With an AI investment war chest that exceeds $1 billion as of April 2024, Amble explains that AI agents are breaking out this year due to a shift from simple retrieval of information to actual reasoning and autonomous decision-making.

“We’re going from the ability of just doing retrieval of information into more reasoning, and I think there’s still a lot of work that has to be done on the reasoning side. And there’s still a lot of opportunity on the retrieval side, being able to search across a broader context set,” she said during a Zoom call.

Amble added that AI-driven automation in industries like freight, finance and insurance is creating efficiency leaps that weren’t possible before.

“For example, we’ve seen major efficiency boosts in freight because of AI agents, where tasks that used to take hours now take minutes. And this is just the beginning.
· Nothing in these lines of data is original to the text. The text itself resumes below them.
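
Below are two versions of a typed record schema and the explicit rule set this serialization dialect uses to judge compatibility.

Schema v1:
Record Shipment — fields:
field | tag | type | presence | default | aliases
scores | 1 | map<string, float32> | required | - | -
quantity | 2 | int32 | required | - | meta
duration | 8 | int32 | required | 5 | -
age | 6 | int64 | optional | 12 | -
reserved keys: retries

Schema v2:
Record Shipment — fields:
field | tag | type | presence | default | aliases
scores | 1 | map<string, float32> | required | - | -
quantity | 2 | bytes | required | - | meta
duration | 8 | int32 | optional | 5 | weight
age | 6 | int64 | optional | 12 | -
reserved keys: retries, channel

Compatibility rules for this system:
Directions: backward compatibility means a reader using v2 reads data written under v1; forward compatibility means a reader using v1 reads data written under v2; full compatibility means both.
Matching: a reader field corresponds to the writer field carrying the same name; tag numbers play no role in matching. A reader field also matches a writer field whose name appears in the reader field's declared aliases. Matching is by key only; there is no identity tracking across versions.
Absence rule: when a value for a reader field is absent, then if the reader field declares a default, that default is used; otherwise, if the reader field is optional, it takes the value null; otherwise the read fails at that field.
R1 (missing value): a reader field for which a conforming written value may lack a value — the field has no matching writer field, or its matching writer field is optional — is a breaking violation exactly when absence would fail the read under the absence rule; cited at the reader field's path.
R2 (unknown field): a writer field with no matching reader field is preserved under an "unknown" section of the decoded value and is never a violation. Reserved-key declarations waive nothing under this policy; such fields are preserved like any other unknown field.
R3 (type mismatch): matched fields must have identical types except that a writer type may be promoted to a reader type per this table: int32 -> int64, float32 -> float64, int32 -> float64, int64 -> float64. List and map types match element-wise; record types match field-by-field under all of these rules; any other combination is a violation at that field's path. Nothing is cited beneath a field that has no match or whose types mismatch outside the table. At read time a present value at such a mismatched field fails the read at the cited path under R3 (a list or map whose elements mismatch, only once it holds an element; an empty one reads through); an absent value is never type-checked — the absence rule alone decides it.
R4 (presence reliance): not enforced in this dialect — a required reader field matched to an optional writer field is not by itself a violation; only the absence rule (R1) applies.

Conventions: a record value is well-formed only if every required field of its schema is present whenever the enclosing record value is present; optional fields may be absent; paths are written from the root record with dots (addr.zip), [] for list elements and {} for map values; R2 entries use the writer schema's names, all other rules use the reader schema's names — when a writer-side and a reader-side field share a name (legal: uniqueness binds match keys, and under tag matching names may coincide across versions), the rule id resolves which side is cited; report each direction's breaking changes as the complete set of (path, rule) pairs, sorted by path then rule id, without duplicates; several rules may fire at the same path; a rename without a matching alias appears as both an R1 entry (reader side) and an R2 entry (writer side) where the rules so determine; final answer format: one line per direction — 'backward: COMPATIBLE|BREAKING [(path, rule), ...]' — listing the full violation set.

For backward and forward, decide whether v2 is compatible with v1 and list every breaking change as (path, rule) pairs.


in Shipment below, arrows point writer -> reader
backward analysis of Shipment with v2 as reader and v1 as writer:
  writer required, map<string, float32> -> map<string, float32>: reader scores maps from writer scores
  writer required, int32 -> bytes: reader quantity maps from writer quantity
  writer required, int32 -> int32: reader duration maps from writer duration
  writer optional, int64 -> int64: reader age maps from writer age
  rule R3 violated at quantity
  => 1 violation(s): backward is BREAKING for Shipment
forward analysis of Shipment with v1 as reader and v2 as writer:
  writer required, map<string, float32> -> map<string, float32>: reader scores maps from writer scores
  writer required, bytes -> int32: reader quantity maps from writer quantity
  writer optional, int32 -> int32: reader duration maps from writer duration
  writer optional, int64 -> int64: reader age maps from writer age
  rule R3 violated at quantity
  => 1 violation(s): forward is BREAKING for Shipment

backward: BREAKING [(quantity, R3)]; forward: BREAKING [(quantity, R3)]


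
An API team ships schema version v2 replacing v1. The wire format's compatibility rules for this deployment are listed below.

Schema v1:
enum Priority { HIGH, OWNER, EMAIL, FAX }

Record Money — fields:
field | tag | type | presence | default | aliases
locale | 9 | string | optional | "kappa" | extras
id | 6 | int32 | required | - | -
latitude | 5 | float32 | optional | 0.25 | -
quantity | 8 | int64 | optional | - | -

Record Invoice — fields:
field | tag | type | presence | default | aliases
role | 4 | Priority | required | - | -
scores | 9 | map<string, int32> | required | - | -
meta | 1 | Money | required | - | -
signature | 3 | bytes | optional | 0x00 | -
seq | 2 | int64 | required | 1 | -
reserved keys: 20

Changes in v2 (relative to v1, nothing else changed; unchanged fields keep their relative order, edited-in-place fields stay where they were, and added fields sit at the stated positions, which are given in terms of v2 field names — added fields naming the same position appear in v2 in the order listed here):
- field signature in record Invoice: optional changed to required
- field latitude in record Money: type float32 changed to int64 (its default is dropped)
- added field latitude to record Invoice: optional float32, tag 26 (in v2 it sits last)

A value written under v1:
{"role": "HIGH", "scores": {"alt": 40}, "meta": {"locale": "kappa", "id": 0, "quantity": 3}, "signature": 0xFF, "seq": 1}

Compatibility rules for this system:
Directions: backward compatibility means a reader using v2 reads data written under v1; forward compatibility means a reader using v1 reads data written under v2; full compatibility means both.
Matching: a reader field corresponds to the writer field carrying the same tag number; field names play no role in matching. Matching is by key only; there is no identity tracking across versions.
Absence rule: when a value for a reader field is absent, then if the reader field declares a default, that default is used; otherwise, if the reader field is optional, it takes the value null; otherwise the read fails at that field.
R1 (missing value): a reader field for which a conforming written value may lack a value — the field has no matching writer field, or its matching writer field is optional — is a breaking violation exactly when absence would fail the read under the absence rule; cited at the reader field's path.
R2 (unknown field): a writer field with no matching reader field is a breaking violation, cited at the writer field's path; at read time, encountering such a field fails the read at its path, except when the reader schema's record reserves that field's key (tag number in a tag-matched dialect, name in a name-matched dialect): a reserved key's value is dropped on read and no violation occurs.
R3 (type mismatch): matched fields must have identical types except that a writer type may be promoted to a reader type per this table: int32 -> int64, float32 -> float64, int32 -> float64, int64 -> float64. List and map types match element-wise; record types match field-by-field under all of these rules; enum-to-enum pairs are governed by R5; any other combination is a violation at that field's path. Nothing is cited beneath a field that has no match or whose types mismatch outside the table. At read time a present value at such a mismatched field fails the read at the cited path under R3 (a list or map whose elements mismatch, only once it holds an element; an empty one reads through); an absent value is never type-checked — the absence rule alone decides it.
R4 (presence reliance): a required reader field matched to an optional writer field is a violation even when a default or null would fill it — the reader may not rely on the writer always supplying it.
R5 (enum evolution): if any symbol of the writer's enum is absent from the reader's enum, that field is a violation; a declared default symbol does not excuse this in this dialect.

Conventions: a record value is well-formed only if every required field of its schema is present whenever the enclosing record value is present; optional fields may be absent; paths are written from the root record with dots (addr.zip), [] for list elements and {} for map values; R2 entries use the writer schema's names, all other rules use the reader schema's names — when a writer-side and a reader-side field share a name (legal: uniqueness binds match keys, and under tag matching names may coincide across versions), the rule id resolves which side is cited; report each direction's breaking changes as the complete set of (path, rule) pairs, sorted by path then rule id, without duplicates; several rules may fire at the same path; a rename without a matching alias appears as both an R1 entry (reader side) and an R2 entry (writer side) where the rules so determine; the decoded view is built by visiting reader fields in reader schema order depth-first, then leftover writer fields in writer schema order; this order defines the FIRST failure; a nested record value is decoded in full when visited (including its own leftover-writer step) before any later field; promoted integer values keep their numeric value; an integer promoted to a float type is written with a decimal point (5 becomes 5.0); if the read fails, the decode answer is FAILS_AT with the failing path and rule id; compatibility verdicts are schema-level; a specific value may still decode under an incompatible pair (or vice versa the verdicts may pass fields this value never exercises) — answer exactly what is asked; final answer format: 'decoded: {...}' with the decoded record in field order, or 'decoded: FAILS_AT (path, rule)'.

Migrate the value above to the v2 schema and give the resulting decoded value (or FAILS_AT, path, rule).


each type pair in Invoice: writer, then reader
decoding the Invoice value with the v2 reader:
  role := "HIGH"
  scores := {"alt": 40}
  meta.locale := "kappa"
  meta.id := 0
  meta.latitude := null (missing; optional => null)
  meta.quantity := 3
  signature := 0xFF
  seq := 1
  latitude := null (missing; optional => null)
  => decoded: {"role": "HIGH", "scores": {"alt": 40}, "meta": {"locale": "kappa", "id": 0, "latitude": null, "quantity": 3}, "signature": 0xFF, "seq": 1, "latitude": null}
diffs on Invoice not affecting the asked answer:
  field signature in record Invoice: optional changed to required -> affects the rule determinations only; this particular Invoice value decodes identically

decoded: {"role": "HIGH", "scores": {"alt": 40}, "meta": {"locale": "kappa", "id": 0, "latitude": null, "quantity": 3}, "signature": 0xFF, "seq": 1, "latitude": null}


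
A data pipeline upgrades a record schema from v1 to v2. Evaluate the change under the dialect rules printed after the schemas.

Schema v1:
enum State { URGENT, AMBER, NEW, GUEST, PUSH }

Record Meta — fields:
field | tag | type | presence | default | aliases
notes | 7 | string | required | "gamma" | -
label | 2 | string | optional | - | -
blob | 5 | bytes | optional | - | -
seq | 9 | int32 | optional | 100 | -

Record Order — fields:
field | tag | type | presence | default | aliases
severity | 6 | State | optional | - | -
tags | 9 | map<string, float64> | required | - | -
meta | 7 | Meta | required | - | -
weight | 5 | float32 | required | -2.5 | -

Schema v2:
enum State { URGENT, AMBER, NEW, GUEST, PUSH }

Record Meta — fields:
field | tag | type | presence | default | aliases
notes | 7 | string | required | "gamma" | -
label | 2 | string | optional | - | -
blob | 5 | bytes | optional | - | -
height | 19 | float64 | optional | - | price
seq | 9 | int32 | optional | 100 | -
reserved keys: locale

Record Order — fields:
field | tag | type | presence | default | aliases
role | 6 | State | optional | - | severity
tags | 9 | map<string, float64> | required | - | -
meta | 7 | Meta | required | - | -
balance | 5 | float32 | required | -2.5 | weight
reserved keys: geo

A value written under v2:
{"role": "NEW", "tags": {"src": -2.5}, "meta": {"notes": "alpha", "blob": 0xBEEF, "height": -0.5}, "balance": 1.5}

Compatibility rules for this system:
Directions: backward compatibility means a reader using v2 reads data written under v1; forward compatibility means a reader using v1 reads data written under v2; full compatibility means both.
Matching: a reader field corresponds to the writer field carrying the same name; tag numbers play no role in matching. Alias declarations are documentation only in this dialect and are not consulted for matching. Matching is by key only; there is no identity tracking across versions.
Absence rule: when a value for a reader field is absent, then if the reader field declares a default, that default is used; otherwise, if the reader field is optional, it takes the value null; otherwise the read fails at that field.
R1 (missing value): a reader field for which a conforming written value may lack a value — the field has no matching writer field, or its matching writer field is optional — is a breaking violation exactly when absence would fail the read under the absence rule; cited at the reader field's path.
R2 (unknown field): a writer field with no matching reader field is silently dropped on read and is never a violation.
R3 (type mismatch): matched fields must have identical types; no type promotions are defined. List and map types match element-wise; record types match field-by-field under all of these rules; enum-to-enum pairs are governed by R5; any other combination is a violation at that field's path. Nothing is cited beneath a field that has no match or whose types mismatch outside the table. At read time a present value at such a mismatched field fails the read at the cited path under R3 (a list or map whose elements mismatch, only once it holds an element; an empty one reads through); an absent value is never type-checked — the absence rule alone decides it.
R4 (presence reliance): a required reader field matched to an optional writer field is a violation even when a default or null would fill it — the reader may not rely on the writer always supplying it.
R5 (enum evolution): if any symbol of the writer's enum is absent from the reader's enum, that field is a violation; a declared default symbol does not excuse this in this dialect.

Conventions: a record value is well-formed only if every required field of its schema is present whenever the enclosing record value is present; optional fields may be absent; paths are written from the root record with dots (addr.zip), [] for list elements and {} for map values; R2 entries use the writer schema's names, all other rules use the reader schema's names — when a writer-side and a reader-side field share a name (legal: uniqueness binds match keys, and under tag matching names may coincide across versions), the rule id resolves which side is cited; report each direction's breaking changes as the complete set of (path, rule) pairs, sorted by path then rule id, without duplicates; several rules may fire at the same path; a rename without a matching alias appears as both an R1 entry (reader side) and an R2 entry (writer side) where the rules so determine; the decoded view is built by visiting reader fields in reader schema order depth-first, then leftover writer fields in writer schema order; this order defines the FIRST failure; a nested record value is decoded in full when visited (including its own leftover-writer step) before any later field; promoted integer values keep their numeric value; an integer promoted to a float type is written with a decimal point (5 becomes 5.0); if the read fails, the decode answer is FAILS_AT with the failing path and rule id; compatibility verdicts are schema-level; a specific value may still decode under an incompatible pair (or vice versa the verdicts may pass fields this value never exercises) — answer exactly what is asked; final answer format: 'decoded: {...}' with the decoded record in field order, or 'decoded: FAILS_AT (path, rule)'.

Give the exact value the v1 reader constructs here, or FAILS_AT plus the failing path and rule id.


arrows below run writer -> reader for Order
decode (reader v1):
  severity := null (not supplied -> null)
  tags := {"src": -2.5}
  meta.notes := "alpha"
  meta.label := null (not supplied -> null)
  meta.blob := 0xBEEF
  meta.seq := 100 (no value, default fills)
  writer meta.height: unmatched, discarded
  weight := -2.5 (no value, default fills)
  writer role: unmatched, discarded
  writer balance: unmatched, discarded
  => decoded: {"severity": null, "tags": {"src": -2.5}, "meta": {"notes": "alpha", "label": null, "blob": 0xBEEF, "seq": 100}, "weight": -2.5}
ruling out the remaining Order differences:
  added field height to record Meta: optional float64, tag 19 (in v2 it sits immediately before seq) -> triggers nothing under the printed rules; the Order answer is the same either way

decoded: {"severity": null, "tags": {"src": -2.5}, "meta": {"notes": "alpha", "label": null, "blob": 0xBEEF, "seq": 100}, "weight": -2.5}


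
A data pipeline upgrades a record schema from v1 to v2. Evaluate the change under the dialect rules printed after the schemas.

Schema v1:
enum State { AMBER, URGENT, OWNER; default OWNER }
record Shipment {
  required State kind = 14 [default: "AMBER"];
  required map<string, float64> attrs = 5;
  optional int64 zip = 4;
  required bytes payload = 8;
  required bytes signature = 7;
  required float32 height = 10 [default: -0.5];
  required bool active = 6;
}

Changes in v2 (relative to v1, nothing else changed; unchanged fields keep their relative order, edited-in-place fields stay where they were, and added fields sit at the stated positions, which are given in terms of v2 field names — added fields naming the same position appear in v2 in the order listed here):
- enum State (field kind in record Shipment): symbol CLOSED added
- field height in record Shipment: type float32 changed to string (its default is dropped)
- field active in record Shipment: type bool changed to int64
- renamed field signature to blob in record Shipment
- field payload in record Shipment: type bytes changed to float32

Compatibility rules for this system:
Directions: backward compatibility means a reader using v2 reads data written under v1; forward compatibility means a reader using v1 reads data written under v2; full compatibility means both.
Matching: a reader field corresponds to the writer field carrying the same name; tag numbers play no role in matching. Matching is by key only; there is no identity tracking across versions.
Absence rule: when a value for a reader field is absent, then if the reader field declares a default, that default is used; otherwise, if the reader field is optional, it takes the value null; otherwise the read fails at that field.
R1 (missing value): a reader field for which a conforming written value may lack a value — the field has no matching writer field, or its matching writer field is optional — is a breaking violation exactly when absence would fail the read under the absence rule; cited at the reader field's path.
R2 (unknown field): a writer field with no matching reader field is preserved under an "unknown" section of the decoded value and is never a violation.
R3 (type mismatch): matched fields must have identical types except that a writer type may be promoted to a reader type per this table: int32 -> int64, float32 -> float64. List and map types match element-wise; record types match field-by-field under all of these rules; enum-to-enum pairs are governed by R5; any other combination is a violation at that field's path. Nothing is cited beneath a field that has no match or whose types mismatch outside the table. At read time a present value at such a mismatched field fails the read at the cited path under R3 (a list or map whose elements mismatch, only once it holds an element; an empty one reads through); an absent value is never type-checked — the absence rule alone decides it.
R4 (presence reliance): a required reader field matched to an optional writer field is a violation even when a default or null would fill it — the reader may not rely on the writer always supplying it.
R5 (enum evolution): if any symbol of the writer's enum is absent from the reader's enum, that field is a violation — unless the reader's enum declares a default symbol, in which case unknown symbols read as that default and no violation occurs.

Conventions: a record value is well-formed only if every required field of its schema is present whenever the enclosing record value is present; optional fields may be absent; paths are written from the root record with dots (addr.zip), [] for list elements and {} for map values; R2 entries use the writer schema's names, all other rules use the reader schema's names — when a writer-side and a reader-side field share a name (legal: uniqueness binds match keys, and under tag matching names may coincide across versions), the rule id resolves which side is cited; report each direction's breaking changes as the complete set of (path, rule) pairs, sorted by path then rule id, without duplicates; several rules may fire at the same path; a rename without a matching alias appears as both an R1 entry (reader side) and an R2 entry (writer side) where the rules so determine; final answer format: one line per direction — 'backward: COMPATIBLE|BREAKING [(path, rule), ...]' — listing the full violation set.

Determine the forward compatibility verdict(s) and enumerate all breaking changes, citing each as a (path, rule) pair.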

Instead of just replacing manual work, AI is now helping companies build better data sets and make more intelligent business decisions automatically,” she noted.

AI Investment Is Set To More Than Double By 2028

Investments in AI don’t appear to be slowing down. Research firm IDC estimates worldwide spending on technology to enable AI strategies will reach $337 billion in 2025—and double to more than $749 billion by 2028.

Despite the AI investment frenzy, Amble says enterprise adoption of AI still requires companies to meet information security and data compliance standards, just like any other software.

“Things haven’t changed in that regard—companies still need to go through security reviews, and they still need to think about data privacy and compliance before rolling out AI tools.”

AI Agents Won’t Take Jobs, Someone Using Them Could

Stearn has an optimistic view that AI agents won’t be replacing jobs anytime soon—they’re enhancing human capabilities and eliminating soul-crushing tasks.

“I used to do content repurposing manually—rewriting captions, generating hashtags, formatting posts. It was exhausting. AI took over that for me, freeing up my time for more strategic work. That’s the real value,” she said.

Luna said that workers must adapt and learn how to use AI and AI agents because AI by itself isn’t the threat—people who know how to use AI are.

“That’s the reality—someone who knows how to use AI is always going to be more productive than someone who doesn’t. So it’s not about AI taking your job, it’s about someone using AI taking your job. And if you’re not paying attention, that’s exactly what’s going to happen,” he noted.

Amble said whether it affects jobs or not, having an AI strategy is no longer just an advantage—it’s an existential necessity for companies that want to remain competitive.

“This isn’t just about efficiency—it’s about survival. If you don’t have an AI strategy, your competitors will, and they’ll move faster, smarter and cheaper than you,” she concluded.